12. Balance Sheet Risk
As long-term investors, the risk we care about most is the permanent loss of capital, which can happen when a company goes bankrupt or raises money from a disadvantaged position. This is separate from short-term stock price volatility, something we are much less bothered by.
Cracker Barrel burned through $19.37 million of cash over the last year, and its $1.15 billion of debt exceeds the $8.57 million of cash on its balance sheet. This is a deal breaker for us because indebted loss-making companies spell trouble.

Unless the Cracker Barrel’s fundamentals change quickly, it might find itself in a position where it must raise capital from investors to continue operating. Whether that would be favorable is unclear because dilution is a headwind for shareholder returns.
We remain cautious of Cracker Barrel until it generates consistent free cash flow or any of its announced financing plans materialize on its balance sheet.

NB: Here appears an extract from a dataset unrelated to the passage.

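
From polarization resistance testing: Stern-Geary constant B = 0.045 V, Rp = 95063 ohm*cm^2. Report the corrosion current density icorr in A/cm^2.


Apply the Stern-Geary relation: icorr = B / Rp
icorr = 0.045 / 95063 = 4.734×10^-7 A/cm^2

4.734×10^-7 A/cm^2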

13. Key Takeaways from Cracker Barrel’s Q4 Results
It was good to see Cracker Barrel beat analysts’ EPS expectations this quarter. We were also excited its EBITDA outperformed Wall Street’s estimates by a wide margin. Zooming out, we think this was a good print with some key areas of upside. The stock traded up 9.4% to $33.49 immediately after reporting.
14. Is Now The Time To Buy Cracker Barrel?
Before deciding whether to buy Cracker Barrel or pass, we urge investors to consider business quality, valuation, and the latest quarterly results.
Cracker Barrel falls short of our quality standards. To begin with, its revenue growth was weak over the last six years, and analysts expect its demand to deteriorate over the next 12 months. While its favorable reputation gives it meaningful influence over consumers’ dining decisions, the downside is its declining EPS over the last six years makes it a less attractive asset to the public markets. On top of that, its projected EPS for the next year is lacking.
Cracker Barrel’s EV-to-EBITDA ratio based on the next 12 months is 14.8x. At this valuation, there’s a lot of good news priced in - you can find more timely opportunities elsewhere.
Wall Street analysts have a consensus one-year price target of $29.63 on the company (compared to the current share price of $33.49), implying they don’t see much short-term potential in Cracker Barrel.